La déception des prohibitionnistes influerait sur les résultats du scrutin de 1905, mais pour l’heure, un autre problème occupait les esprits : les accusations de fraude électorale. Sous Mowat et Hardy, l’Ontario Libéral Association dirigeait un appareil qui réussissait à convaincre les électeurs d’aller voter et aidait les libéraux à garder le pouvoir. Dans les années 1890, cet appareil commença à avoir des ratés. Whitney eut l’habileté de placer la corruption au cœur des débats politiques en protestant inlassablement contre les irrégularités. À la suite d’accusations portées au sujet de l’élection dans Elgin West en 1898, Ross forma une commission d’enquête peu après avoir assumé la fonction de premier ministre. Les commissaires découvrirent que les bulletins de vote avaient été brûlés, ce qui semblait cacher quelque chose de louche. Les accusations portées le 11 mars 1903 par Robert Roswell Gamey, député conservateur de Manitoulin, furent plus dommageables. Après le scrutin de 1902, dit Gamey, un organisateur libéral lui avait offert de l’argent et la distribution des faveurs dans sa circonscription en échange de son appui au gouvernement. Gamey aurait reçu une somme au bureau attenant à celui du secrétaire de la province, Stratton. Bien qu’une commission royale d’enquête formée par Ross ait semé des doutes sur le témoignage de Gamey et exonéré Stratton de tout blâme, les pressions ne se relâchèrent pas. En septembre 1904, au cours d’un procès sur des accusations relatives à l’élection partielle de 1903 dans Saint-Sainte-Marie, on apprit que le vainqueur libéral avait reçu une aide illégale de la part d’une société de Francis Henry Clergue, l’Algoma Central Railway Company. Un vapeur de l’entreprise avait transporté 20 habitants du Michigan pour qu’ils aillent voter sous le nom de mineurs décédés ou absents. Prévenu de ce complot, le candidat conservateur s’était plaint au procureur général Gibson, qui n’avait rien fait.

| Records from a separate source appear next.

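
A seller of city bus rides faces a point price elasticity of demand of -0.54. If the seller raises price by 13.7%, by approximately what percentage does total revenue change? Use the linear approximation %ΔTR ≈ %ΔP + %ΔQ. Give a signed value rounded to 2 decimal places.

%ΔQ ≈ Ed × %ΔP = (-0.54) × (+13.7%) = -7.3980%
%ΔTR ≈ %ΔP + %ΔQ = (+13.7%) + (-7.3980%) = +6.3020%

+6.30%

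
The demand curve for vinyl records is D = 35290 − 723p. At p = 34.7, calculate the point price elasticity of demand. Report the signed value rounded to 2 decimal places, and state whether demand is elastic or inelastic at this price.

dD/dp = −723. At p = 34.7, D = 35290 − 723(34.7) = 10201.9.
Ed = (dD/dp)·(p/D) = −723 × (34.7/10201.9) = -2.4591…
|Ed| = 2.46 > 1, so demand is elastic.

-2.46; elastic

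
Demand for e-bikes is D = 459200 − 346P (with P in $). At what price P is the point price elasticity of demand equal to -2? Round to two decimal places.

884.78

Ed = −346P/(459200 − 346P). Set this equal to -2:
346P = 2·(459200 − 346P) ⇒ 346P(1 + 2) = 2·459200
P = 2·459200 / (346·3) = 884.7784…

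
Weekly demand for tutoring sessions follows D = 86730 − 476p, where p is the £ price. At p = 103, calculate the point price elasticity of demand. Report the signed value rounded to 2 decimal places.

-1.30

dD/dp = −476. At p = 103, D = 86730 − 476(103) = 37702.
Ed = (dD/dp)·(p/D) = −476 × (103/37702) = -1.3004…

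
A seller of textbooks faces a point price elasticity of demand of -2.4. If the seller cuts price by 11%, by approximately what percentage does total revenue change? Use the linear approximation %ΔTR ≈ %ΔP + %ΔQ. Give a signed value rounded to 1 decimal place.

+15.4%

%ΔQ ≈ Ed × %ΔP = (-2.4) × (-11%) = +26.4000%
%ΔTR ≈ %ΔP + %ΔQ = (-11%) + (+26.4000%) = +15.4000%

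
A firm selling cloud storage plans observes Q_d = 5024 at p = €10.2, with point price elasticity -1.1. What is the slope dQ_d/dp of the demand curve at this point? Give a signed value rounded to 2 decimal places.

Ed = (dQ_d/dp)·(p/Q_d) ⇒ dQ_d/dp = Ed·Q_d/p = (-1.1)·5024/10.2 = -541.8039…

-541.80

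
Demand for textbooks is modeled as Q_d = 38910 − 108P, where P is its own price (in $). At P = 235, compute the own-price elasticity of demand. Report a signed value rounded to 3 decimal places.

-1.876

At the given values, Q_d = 38910 − 108(235) = 13530.
∂Q_d/∂P = −108.
E = (-108) × (235/13530) = -1.87583…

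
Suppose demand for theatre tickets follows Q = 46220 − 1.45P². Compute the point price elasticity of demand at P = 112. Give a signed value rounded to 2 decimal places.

dQ/dP = −2·1.45·P = -324.8. At P = 112, Q = 28031.2.
Ed = (dQ/dP)·(P/Q) = (-324.8) × (112/28031.2) = -1.2977…

-1.30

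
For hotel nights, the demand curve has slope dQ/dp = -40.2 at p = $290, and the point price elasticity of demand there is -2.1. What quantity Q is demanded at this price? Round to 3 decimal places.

Ed = (dQ/dp)·(p/Q) ⇒ Q = (dQ/dp)·p/Ed = (-40.2)·290/(-2.1) = 5551.42857…

5551.429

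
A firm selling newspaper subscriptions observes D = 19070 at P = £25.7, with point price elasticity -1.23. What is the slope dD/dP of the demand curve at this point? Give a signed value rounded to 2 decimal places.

Ed = (dD/dP)·(P/D) ⇒ dD/dP = Ed·D/P = (-1.23)·19070/25.7 = -912.6887…

-912.69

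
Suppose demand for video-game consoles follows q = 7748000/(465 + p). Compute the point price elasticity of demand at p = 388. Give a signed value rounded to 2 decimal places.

-0.45

dq/dp = −7748000/(465 + p)² = -10.6486. At p = 388, q = 9083.24.
Ed = (dq/dp)·(p/q) = (-10.6486) × (388/9083.24) = -0.4548…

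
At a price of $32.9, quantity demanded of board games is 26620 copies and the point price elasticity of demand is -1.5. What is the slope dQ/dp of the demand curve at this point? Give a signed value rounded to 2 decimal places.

-1213.68

Ed = (dQ/dp)·(p/Q) ⇒ dQ/dp = Ed·Q/p = (-1.5)·26620/32.9 = -1213.6778…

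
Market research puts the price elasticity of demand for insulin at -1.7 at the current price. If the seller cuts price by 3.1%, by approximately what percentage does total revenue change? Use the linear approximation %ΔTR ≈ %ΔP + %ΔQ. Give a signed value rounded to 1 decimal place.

%ΔQ ≈ Ed × %ΔP = (-1.7) × (-3.1%) = +5.2700%
%ΔTR ≈ %ΔP + %ΔQ = (-3.1%) + (+5.2700%) = +2.1700%

+2.2%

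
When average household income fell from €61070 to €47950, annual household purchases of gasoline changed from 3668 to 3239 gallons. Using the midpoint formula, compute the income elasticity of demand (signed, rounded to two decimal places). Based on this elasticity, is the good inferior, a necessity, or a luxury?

%ΔQ = (3239 − 3668)/[( 3668 + 3239)/2] = -429/3453.5 = -0.124221…
%ΔIncome = (47950 − 61070)/[( 61070 + 47950)/2] = -13120/54510 = -0.240689…
E_income = (-429/3453.5) / (-13120/54510) = 0.5161…
0 < E_income < 1 ⇒ normal good, necessity.

0.52; necessity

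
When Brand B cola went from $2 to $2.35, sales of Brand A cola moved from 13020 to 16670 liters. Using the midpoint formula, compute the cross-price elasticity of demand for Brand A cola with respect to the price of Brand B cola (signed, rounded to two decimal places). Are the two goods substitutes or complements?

%ΔQ_{Brand A cola} = (16670 − 13020)/avg = 3650/14845 = 0.245874…
%ΔP_{Brand B cola} = (2.35 − 2)/avg = 0.35/2.175 = 0.160919…
E_cross = (3650/14845) / (0.35/2.175) = 1.5279…
E_cross > 0 ⇒ the goods are substitutes.

1.53; substitutes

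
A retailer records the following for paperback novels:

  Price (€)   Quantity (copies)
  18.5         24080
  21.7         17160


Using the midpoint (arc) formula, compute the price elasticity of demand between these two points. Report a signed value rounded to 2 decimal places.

-2.11

%ΔQ = (17160 − 24080) / [(24080 + 17160)/2] = -6920/20620 = -0.335596…
%ΔP = (21.7 − 18.5) / [(18.5 + 21.7)/2] = 3.2/20.1 = 0.159203…
Arc Ed = %ΔQ / %ΔP = (-6920/20620) / (3.2/20.1) = -2.1079…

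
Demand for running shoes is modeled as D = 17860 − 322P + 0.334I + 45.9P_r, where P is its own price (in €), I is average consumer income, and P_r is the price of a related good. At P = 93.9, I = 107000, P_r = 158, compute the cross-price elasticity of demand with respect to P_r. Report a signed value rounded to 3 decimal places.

At the given values, D = 17860 − 322(93.9) + 0.334(107000) + 45.9(158) = 30614.4.
∂D/∂P_r = 45.9.
E = (45.9) × (158/30614.4) = 0.23688…

0.237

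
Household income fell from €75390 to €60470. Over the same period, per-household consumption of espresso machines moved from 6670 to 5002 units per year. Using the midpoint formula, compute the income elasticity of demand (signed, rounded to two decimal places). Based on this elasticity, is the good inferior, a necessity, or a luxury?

%ΔQ = (5002 − 6670)/[( 6670 + 5002)/2] = -1668/5836 = -0.285812…
%ΔIncome = (60470 − 75390)/[( 75390 + 60470)/2] = -14920/67930 = -0.219637…
E_income = (-1668/5836) / (-14920/67930) = 1.3012…
E_income > 1 ⇒ normal good, luxury.

1.30; luxury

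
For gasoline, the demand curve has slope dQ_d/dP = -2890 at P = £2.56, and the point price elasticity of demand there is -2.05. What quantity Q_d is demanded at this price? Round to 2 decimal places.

Ed = (dQ_d/dP)·(P/Q_d) ⇒ Q_d = (dQ_d/dP)·P/Ed = (-2890)·2.56/(-2.05) = 3608.9756…

3608.98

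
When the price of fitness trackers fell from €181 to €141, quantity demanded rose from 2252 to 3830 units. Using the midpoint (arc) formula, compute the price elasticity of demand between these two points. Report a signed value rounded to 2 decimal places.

%ΔQ = (3830 − 2252) / [(2252 + 3830)/2] = 1578/3041 = 0.518908…
%ΔP = (141 − 181) / [(181 + 141)/2] = -40/161 = -0.248447…
Arc Ed = %ΔQ / %ΔP = (1578/3041) / (-40/161) = -2.0886…

-2.09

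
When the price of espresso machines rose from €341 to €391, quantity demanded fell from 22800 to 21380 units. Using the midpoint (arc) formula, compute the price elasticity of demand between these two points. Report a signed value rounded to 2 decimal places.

-0.47

%ΔQ = (21380 − 22800) / [(22800 + 21380)/2] = -1420/22090 = -0.064282…
%ΔP = (391 − 341) / [(341 + 391)/2] = 50/366 = 0.136612…
Arc Ed = %ΔQ / %ΔP = (-1420/22090) / (50/366) = -0.4705…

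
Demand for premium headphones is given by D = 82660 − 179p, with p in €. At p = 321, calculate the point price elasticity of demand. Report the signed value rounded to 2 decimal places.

-2.28

dD/dp = −179. At p = 321, D = 82660 − 179(321) = 25201.
Ed = (dD/dp)·(p/D) = −179 × (321/25201) = -2.2800…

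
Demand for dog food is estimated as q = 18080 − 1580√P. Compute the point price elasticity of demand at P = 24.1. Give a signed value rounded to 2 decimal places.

dq/dP = −1580/(2√P) = -160.923. At P = 24.1, q = 10323.5.
Ed = (dq/dP)·(P/q) = (-160.923) × (24.1/10323.5) = -0.3756…

-0.38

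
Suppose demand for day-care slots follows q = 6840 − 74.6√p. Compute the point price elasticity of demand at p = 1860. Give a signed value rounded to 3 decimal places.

dq/dp = −74.6/(2√p) = -0.864873. At p = 1860, q = 3622.67.
Ed = (dq/dp)·(p/q) = (-0.864873) × (1860/3622.67) = -0.44405…

-0.444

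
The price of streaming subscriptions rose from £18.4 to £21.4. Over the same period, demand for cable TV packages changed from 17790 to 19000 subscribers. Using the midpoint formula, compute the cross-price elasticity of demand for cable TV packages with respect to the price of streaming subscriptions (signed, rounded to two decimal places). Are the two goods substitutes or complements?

%ΔQ_{cable TV packages} = (19000 − 17790)/avg = 1210/18395 = 0.065778…
%ΔP_{streaming subscriptions} = (21.4 − 18.4)/avg = 3/19.9 = 0.150753…
E_cross = (1210/18395) / (3/19.9) = 0.4363…
E_cross > 0 ⇒ the goods are substitutes.

0.44; substitutes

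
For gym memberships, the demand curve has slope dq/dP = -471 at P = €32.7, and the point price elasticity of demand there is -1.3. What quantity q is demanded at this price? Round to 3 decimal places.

11847.462

Ed = (dq/dP)·(P/q) ⇒ q = (dq/dP)·P/Ed = (-471)·32.7/(-1.3) = 11847.46153…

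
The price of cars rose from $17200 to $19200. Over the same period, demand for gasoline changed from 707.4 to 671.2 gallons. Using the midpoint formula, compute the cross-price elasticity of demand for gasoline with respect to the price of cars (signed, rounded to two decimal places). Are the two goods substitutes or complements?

%ΔQ_{gasoline} = (671.2 − 707.4)/avg = -36.2/689.3 = -0.052517…
%ΔP_{cars} = (19200 − 17200)/avg = 2000/18200 = 0.109890…
E_cross = (-36.2/689.3) / (2000/18200) = -0.4779…
E_cross < 0 ⇒ the goods are complements.

-0.48; complements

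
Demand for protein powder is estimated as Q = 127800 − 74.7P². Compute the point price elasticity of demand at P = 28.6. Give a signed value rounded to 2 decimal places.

dQ/dP = −2·74.7·P = -4272.84. At P = 28.6, Q = 66698.388.
Ed = (dQ/dP)·(P/Q) = (-4272.84) × (28.6/66698.388) = -1.8321…

-1.83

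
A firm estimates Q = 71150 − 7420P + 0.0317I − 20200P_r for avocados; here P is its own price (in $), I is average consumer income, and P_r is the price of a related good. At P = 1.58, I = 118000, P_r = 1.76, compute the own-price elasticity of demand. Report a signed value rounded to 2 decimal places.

-0.42

At the given values, Q = 71150 − 7420(1.58) + 0.0317(118000) − 20200(1.76) = 27615.
∂Q/∂P = −7420.
E = (-7420) × (1.58/27615) = -0.4245…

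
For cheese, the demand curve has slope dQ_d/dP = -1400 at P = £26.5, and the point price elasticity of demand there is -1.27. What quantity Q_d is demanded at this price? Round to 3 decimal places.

29212.598

Ed = (dQ_d/dP)·(P/Q_d) ⇒ Q_d = (dQ_d/dP)·P/Ed = (-1400)·26.5/(-1.27) = 29212.59842…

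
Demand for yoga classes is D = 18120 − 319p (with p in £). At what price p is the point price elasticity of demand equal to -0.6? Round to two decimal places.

Ed = −319p/(18120 − 319p). Set this equal to -0.6:
319p = 0.6·(18120 − 319p) ⇒ 319p(1 + 0.6) = 0.6·18120
p = 0.6·18120 / (319·1.6) = 21.3009…

21.30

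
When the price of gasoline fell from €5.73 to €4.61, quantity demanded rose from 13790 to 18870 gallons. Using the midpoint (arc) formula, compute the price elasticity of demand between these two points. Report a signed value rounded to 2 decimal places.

%ΔQ = (18870 − 13790) / [(13790 + 18870)/2] = 5080/16330 = 0.311083…
%ΔP = (4.61 − 5.73) / [(5.73 + 4.61)/2] = -1.12/5.17 = -0.216634…
Arc Ed = %ΔQ / %ΔP = (5080/16330) / (-1.12/5.17) = -1.4359…

-1.44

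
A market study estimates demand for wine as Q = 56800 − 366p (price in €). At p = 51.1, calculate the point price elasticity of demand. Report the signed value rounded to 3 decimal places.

dQ/dp = −366. At p = 51.1, Q = 56800 − 366(51.1) = 38097.4.
Ed = (dQ/dp)·(p/Q) = −366 × (51.1/38097.4) = -0.49091…

-0.491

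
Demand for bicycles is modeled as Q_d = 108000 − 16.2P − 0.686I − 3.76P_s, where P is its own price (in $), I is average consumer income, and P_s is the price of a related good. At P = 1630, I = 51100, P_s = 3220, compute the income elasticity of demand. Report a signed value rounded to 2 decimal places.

-1.02

At the given values, Q_d = 108000 − 16.2(1630) − 0.686(51100) − 3.76(3220) = 34432.2.
∂Q_d/∂I = -0.686.
E = (-0.686) × (51100/34432.2) = -1.0180…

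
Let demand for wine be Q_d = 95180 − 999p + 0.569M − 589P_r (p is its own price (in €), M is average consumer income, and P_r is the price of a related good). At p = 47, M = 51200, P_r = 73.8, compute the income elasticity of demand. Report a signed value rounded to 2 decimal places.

At the given values, Q_d = 95180 − 999(47) + 0.569(51200) − 589(73.8) = 33891.6.
∂Q_d/∂M = 0.569.
E = (0.569) × (51200/33891.6) = 0.8595…

0.86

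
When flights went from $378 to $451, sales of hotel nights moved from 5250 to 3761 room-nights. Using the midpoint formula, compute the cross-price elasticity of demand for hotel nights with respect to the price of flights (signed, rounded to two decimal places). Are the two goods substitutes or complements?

-1.88; complements

%ΔQ_{hotel nights} = (3761 − 5250)/avg = -1489/4505.5 = -0.330484…
%ΔP_{flights} = (451 − 378)/avg = 73/414.5 = 0.176115…
E_cross = (-1489/4505.5) / (73/414.5) = -1.8765…
E_cross < 0 ⇒ the goods are complements.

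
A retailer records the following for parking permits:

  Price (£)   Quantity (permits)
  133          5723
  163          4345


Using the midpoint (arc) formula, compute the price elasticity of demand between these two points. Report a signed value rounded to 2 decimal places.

%ΔQ = (4345 − 5723) / [(5723 + 4345)/2] = -1378/5034 = -0.273738…
%ΔP = (163 − 133) / [(133 + 163)/2] = 30/148 = 0.202702…
Arc Ed = %ΔQ / %ΔP = (-1378/5034) / (30/148) = -1.3504…

-1.35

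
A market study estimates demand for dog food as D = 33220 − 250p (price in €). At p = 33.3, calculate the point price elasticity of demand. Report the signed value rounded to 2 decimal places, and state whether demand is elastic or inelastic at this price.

dD/dp = −250. At p = 33.3, D = 33220 − 250(33.3) = 24895.
Ed = (dD/dp)·(p/D) = −250 × (33.3/24895) = -0.3344…
|Ed| = 0.33 < 1, so demand is inelastic.

-0.33; inelastic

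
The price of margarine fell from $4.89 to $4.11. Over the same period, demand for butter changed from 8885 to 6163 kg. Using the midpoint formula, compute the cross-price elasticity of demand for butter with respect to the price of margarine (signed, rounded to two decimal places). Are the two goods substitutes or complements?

2.09; substitutes

%ΔQ_{butter} = (6163 − 8885)/avg = -2722/7524 = -0.361775…
%ΔP_{margarine} = (4.11 − 4.89)/avg = -0.78/4.5 = -0.173333…
E_cross = (-2722/7524) / (-0.78/4.5) = 2.0871…
E_cross > 0 ⇒ the goods are substitutes.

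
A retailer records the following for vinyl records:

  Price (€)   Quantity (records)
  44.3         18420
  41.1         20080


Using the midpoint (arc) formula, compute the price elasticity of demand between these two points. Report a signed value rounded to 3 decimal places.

%ΔQ = (20080 − 18420) / [(18420 + 20080)/2] = 1660/19250 = 0.086233…
%ΔP = (41.1 − 44.3) / [(44.3 + 41.1)/2] = -3.2/42.7 = -0.074941…
Arc Ed = %ΔQ / %ΔP = (1660/19250) / (-3.2/42.7) = -1.15068…

-1.151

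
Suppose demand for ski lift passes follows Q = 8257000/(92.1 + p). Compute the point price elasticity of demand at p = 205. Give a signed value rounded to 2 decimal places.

dQ/dp = −8257000/(92.1 + p)² = -93.5442. At p = 205, Q = 27792.
Ed = (dQ/dp)·(p/Q) = (-93.5442) × (205/27792) = -0.6900…

-0.69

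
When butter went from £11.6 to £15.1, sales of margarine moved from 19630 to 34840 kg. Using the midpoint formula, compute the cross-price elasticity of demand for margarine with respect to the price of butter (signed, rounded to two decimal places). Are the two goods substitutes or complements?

%ΔQ_{margarine} = (34840 − 19630)/avg = 15210/27235 = 0.558472…
%ΔP_{butter} = (15.1 − 11.6)/avg = 3.5/13.35 = 0.262172…
E_cross = (15210/27235) / (3.5/13.35) = 2.1301…
E_cross > 0 ⇒ the goods are substitutes.

2.13; substitutes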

Les opinions sur la responsabilité de Ross divergeaient. Le reporter Hector Willoughby Charlesworth* le jugeait « sans malice », inconscient du « manque de scrupules [...] de son entourage » tandis que, d’après John Stephen Willison*, il participait aux machinations par désespoir. Tous deux avaient probablement raison. Sans être un homme d’appareil comme Hardy, Ross savait par expérience à quelles extrémités les organisateurs devaient parfois aller pour que leurs candidats gagnent. Il n’avait pas besoin de connaître les dessous de toutes les campagnes ; il devait tout au plus s’assurer que, à la suite des élections, on veillait à ce que les résultats controversés ne causent pas trop de dommages. Toutefois, en prévision du scrutin de janvier 1905, il dut faire maison nette : il accepta la démission de Stratton et rétrograda Gibson. En outre, une nouvelle organisation, la General Reform Association of Ontario, remplaça l’Ontario Libéral Association en novembre 1904, et le secrétaire général de cette dernière, James Vance, fut démis de se-s fonctions d’organisateur. Cependant, ni ces changements, ni l’aveu du premier ministre – « Nous avons péché, nous nous sommes repentis et nous sommes désolés » – ne permirent aux libéraux de garder le pouvoir. Les conservateurs obtinrent une majorité de 40 sièges.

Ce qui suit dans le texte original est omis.